Software ecosystem enablement
The primary aim of the Morello Programme has been to enable creation of, and experimentation with, a large CHERI-enabled software ecosystem. Prior to Morello, research implementations of CHERI were entirely on FPGA (clocking around 100MHz), or were emulated with QEMU. While valuable in early research, these platforms could not enable "at scale" exploration of the impact of CHERI on large software corpora such as full operating systems, major desktop applications, or full server software stacks. In contrast, Morello operates at 2.5GHz, has a quad-core superscalar design, includes an on-chip GPU, supports up to 64GiB of DRAM, and provides high-performance I/O via PCIe.
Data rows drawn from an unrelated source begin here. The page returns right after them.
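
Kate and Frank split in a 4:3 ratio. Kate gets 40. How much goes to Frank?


Find the multiplier:
40 / 4 = 10
Apply to Frank's share:
3 x 10 = 30

30


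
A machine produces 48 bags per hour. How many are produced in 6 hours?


Production rate: 48 bags per hour
Time: 6 hours
Total: 48 x 6 = 288 bags

288 bags


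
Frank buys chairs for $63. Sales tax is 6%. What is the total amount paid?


Calculate the tax:
6% of $63 = $3.78
Add tax to price:
$63 + $3.78 = $66.78

$66.78


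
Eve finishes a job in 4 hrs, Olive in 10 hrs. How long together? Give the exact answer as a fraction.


Eve's rate: 1/4 of the job per hour
Olive's rate: 1/10 of the job per hour
Combined rate: 1/4 + 1/10 = 7/20 per hour
Time = 1 / (7/20) = 20/7 hours (≈ 2.86 hours)

20/7 hours


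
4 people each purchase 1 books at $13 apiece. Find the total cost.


Cost per person:
1 x $13 = $13
Group total:
4 x $13 = $52

$52


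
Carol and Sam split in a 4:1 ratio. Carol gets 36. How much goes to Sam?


Find the multiplier:
36 / 4 = 9
Apply to Sam's share:
1 x 9 = 9

9


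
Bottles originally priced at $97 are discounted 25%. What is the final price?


Calculate the discount amount:
25% of $97 = $24.25
Subtract from original:
$97 - $24.25 = $72.75

$72.75


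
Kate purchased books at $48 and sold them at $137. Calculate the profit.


Selling price = $137
Cost price = $48
Profit = selling price - cost price:
Profit = $137 - $48 = $89

$89


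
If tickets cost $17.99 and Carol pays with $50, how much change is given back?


Start with the amount paid:
$50
Subtract the price:
$50 - $17.99 = $32.01

$32.01


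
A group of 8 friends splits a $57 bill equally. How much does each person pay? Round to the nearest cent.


Total bill: $57
Number of people: 8
Each pays: $57 / 8 = $7.125 ≈ $7.13

$7.13


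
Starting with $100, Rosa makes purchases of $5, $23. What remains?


Add up expenses:
$5 + $23 = $28
Subtract from budget:
$100 - $28 = $72

$72


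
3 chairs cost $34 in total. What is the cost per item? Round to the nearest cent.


Total cost: $34
Number of items: 3
Unit price: $34 / 3 = $11.3333... ≈ $11.33

$11.33


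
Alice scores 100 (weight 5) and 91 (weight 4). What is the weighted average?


Weighted sum:
5 x 100 + 4 x 91 = 864
Total weight:
5 + 4 = 9
Weighted average:
864 / 9 = 96

96


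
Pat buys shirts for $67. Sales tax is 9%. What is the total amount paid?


Calculate the tax:
9% of $67 = $6.03
Add tax to price:
$67 + $6.03 = $73.03

$73.03


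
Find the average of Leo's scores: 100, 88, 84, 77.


Add the scores:
100 + 88 + 84 + 77 = 349
Divide by the number of tests:
349 / 4 = 87.25

87.25


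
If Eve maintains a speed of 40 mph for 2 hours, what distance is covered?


Use the formula: distance = speed x time
Speed = 40 mph, Time = 2 hours
40 x 2 = 80 miles

80 miles


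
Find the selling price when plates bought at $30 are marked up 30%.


Calculate the markup amount:
30% of $30 = $9
Add to cost:
$30 + $9 = $39

$39


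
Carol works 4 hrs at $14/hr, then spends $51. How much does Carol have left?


Calculate earnings:
4 x $14 = $56
Subtract spending:
$56 - $51 = $5

$5


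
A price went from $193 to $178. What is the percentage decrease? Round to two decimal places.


Find the absolute change:
|178 - 193| = 15
Divide by original and multiply by 100:
15 / 193 x 100 = 7.7720...% ≈ 7.77%

7.77%


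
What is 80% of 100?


Convert percentage to decimal:
80% = 0.8
Multiply:
100 x 0.8 = 80

80


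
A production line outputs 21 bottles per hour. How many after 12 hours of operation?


Production rate: 21 bottles per hour
Time: 12 hours
Total: 21 x 12 = 252 bottles

252 bottles


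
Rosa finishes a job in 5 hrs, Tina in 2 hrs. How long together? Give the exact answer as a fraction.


Rosa's rate: 1/5 of the job per hour
Tina's rate: 1/2 of the job per hour
Combined rate: 1/5 + 1/2 = 7/10 per hour
Time = 1 / (7/10) = 10/7 hours (≈ 1.43 hours)

10/7 hours


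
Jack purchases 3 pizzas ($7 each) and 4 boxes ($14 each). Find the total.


Cost of pizzas:
3 x $7 = $21
Cost of boxes:
4 x $14 = $56
Add both:
$21 + $56 = $77

$77


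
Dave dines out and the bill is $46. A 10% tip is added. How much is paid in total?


Calculate the tip:
10% of $46 = $4.60
Add tip to meal cost:
$46 + $4.60 = $50.60

$50.60


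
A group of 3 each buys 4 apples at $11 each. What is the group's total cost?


Cost per person:
4 x $11 = $44
Group total:
3 x $44 = $132

$132


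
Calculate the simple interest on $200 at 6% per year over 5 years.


Use the formula I = P x R x T / 100
P x R x T = 200 x 6 x 5 = 6000
I = 6000 / 100 = $60

$60


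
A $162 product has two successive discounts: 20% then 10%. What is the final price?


First discount:
20% of $162 = $32.40
Price after first discount:
$162 - $32.40 = $129.60
Second discount:
10% of $129.60 = $12.96
Final price:
$129.60 - $12.96 = $116.64

$116.64


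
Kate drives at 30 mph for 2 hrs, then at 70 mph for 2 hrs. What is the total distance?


Leg 1 distance:
30 x 2 = 60 miles
Leg 2 distance:
70 x 2 = 140 miles
Total distance:
60 + 140 = 200 miles

200 miles


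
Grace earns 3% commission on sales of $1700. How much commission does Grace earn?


Convert rate to decimal:
3% = 0.03
Multiply by sales:
$1700 x 0.03 = $51

$51


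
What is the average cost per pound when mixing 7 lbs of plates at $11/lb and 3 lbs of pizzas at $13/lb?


Cost of plates:
7 x $11 = $77
Cost of pizzas:
3 x $13 = $39
Total cost: $77 + $39 = $116
Total weight: 10 lbs
Average: $116 / 10 = $11.60/lb

$11.60/lb


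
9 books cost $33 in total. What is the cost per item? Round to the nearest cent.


Total cost: $33
Number of items: 9
Unit price: $33 / 9 = $3.6666... ≈ $3.67

$3.67


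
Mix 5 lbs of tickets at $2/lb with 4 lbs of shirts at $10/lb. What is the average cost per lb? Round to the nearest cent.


Cost of tickets:
5 x $2 = $10
Cost of shirts:
4 x $10 = $40
Total cost: $10 + $40 = $50
Total weight: 9 lbs
Average: $50 / 9 = $5.5555... ≈ $5.56/lb

$5.56/lb


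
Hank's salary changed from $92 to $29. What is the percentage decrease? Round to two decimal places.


Find the absolute change:
|29 - 92| = 63
Divide by original and multiply by 100:
63 / 92 x 100 = 68.4782...% ≈ 68.48%

68.48%


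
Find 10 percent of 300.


Convert percentage to decimal:
10% = 0.1
Multiply:
300 x 0.1 = 30

30


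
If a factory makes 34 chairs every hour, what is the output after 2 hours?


Production rate: 34 chairs per hour
Time: 2 hours
Total: 34 x 2 = 68 chairs

68 chairs


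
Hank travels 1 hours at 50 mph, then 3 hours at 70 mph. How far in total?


Leg 1 distance:
50 x 1 = 50 miles
Leg 2 distance:
70 x 3 = 210 miles
Total distance:
50 + 210 = 260 miles

260 miles


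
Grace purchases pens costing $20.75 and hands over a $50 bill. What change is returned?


Start with the amount paid:
$50
Subtract the price:
$50 - $20.75 = $29.25

$29.25


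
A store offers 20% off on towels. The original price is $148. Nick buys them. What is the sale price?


Calculate the discount amount:
20% of $148 = $29.60
Subtract from original:
$148 - $29.60 = $118.40

$118.40


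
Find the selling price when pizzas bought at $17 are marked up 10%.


Calculate the markup amount:
10% of $17 = $1.70
Add to cost:
$17 + $1.70 = $18.70

$18.70


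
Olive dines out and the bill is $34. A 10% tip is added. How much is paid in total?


Calculate the tip:
10% of $34 = $3.40
Add tip to meal cost:
$34 + $3.40 = $37.40

$37.40


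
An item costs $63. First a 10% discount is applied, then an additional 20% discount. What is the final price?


First discount:
10% of $63 = $6.30
Price after first discount:
$63 - $6.30 = $56.70
Second discount:
20% of $56.70 = $11.34
Final price:
$56.70 - $11.34 = $45.36

$45.36


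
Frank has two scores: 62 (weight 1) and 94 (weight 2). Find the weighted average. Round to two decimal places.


Weighted sum:
1 x 62 + 2 x 94 = 250
Total weight:
1 + 2 = 3
Weighted average:
250 / 3 = 83.3333... ≈ 83.33

83.33


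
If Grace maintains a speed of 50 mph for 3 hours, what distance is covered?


Use the formula: distance = speed x time
Speed = 50 mph, Time = 3 hours
50 x 3 = 150 miles

150 miles


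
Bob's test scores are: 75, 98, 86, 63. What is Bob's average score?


Add the scores:
75 + 98 + 86 + 63 = 322
Divide by the number of tests:
322 / 4 = 80.5

80.5


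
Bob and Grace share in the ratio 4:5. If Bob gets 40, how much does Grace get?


Find the multiplier:
40 / 4 = 10
Apply to Grace's share:
5 x 10 = 50

50


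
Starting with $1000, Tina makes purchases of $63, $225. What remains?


Add up expenses:
$63 + $225 = $288
Subtract from budget:
$1000 - $288 = $712

$712


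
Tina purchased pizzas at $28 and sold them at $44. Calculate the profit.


Selling price = $44
Cost price = $28
Profit = selling price - cost price:
Profit = $44 - $28 = $16

$16


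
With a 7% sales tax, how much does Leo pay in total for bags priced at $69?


Calculate the tax:
7% of $69 = $4.83
Add tax to price:
$69 + $4.83 = $73.83

$73.83


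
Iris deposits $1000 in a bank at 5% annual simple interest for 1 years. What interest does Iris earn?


Use the formula I = P x R x T / 100
P x R x T = 1000 x 5 x 1 = 5000
I = 5000 / 100 = $50

$50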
Over the past year, Morello has supported a vast increase in the size of the CHERI software ecosystem, driven by over 70 companies, universities, and governmental organizations, which have collectively adapted over 100MLoC of open-source software to CHERI memory safety, according to current estimates. This includes memory-safe FreeBSD kernel and userlevel, Linux BusyBox, Wayland window server and KDE Plasma desktop, and approaching ten thousand open-source software packages. At the time of writing, there is a significant in-progress effort to adapt the Chromium web browser and V8 JavaScript runtime to compile with memory-safe CHERI C/C++ languages [WAT20B]. In addition to announced programme partners such as Google and Microsoft, dozens of companies supported by UKRI’s Technology Access Programme (TAP) have also adapted millions of lines of open-source and proprietary code to the platform.
This enablement has allowed realistic experimentation with server, workstation, industrial control, and automotive workloads running under memory safety, and also early work on fine-grained software compartmentalisation as research prototypes mature.